There are no do overs in life. Whatever happens, happens, unless- that is- you are in the movie-making business. A producer with cash burning in his pocket decides that he can re-create a film made a generation or two earlier and do a better job of it. Or maybe he is out of fresh ideas so he takes what has worked in the past and runs with it. That works great for automobiles, trains and planes as well as computers, televisions and phones. But, give me a break!

Recently a big deal has been made about a redo of the 1969 John Wayne Academy Award winning movie, True Grit. To me, anything made in 1969 is not yet quite so ancient that it needs to have it redone to suit modern audiences.
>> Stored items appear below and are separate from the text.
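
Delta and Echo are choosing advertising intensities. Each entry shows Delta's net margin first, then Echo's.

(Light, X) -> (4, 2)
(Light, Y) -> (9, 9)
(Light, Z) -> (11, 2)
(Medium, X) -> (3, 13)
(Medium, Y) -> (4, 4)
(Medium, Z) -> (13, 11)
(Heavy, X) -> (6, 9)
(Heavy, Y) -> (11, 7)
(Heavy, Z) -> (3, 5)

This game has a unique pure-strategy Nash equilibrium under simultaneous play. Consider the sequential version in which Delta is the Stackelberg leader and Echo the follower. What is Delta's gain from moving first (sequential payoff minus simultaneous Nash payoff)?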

Besides, I’ve yet to see a re-make that is better than the original, and that includes Ocean’s Eleven and The Nutty Professor.

What these very wealthy decision makers do not understand is that sometimes genius requires a dash of pathos to go with it. Jeff Bridges is a nice guy and has made a handful of decent movies such as The Last Picture Show (although it wasn’t his to shine), Thunderbolt and Lightfoot (in which he stole away the film from Clint Eastwood), Starman, The Fisher King and The Big Lebowski (in which the shoe was on the other foot, and John Goodman stole all his scenes). Now he takes on John Wayne’s Rooster Cogburn character and critics are oohing and aahing about his adding new dimension to the drunken sheriff who helps a girl take revenge on her daddy’s killers.
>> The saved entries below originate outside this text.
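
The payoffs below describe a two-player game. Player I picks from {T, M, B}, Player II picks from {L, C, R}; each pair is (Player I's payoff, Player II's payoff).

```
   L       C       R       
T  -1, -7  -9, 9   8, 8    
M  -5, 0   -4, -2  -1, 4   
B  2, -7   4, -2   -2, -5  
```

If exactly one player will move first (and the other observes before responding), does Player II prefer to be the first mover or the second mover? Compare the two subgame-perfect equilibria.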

This is ridiculous to those of us who spent forty or more years fawning over Wayne’s performances. Memo to critics: No one ever watched a Wayne picture expecting to peel off various layers of character flaw or nuance. We just wanted to see The Duke do what he was paid to do, which was to stand leaning on one hip and declare he wasn’t going to put up with anyone who tried to do him or his friends harm. There were a couple of notable exceptions to his body of work such as The Quiet Man and The Searchers and maybe ironically his last film, The Shootist in which he showed that he was vulnerable to age. Rarely did Wayne disappoint.

What John had that Jeff does not is simply that the camera not only loved him but that it caressed him and made the viewer always sympathetic to the character he played. Wayne’s Rooster- when he swore and put the bit of the reins in his mouth and started galloping across an open field with guns ablaze, you worried if this would be the Duke’s last gunfight. You willed him to succeed and help do justice by the end of the flick. With Jeff you are more witnessing an event and curious to know its outcome but there is no emotional involvement with his character.

Putting all this kidding around aside, no one else can duplicate what or who they were thirty, forty or fifty years earlier. The voice you hear when you speak, the ideas you express may seem the same from way back when but you’re looking from the inside out. Others look at you from the outside in. They see the body spread out more, the slower gait and the reticence of action.

The weather gets warmer and you feel like going outside to play catch but whom are you gonna call? Besides, you’ve got work to do in order to pay the out-of-sight health insurance premiums and ever-increasing property tax bills. So, when you get the chance you live vicariously through the twenty- and thirty- something year old athletes to whom they pay astronomical salaries. You watch them do the things you used to do for fun and don’t understand why they think you are nuts because you expect them to be perfect. Yep- no do-overs so enjoy the process while you can.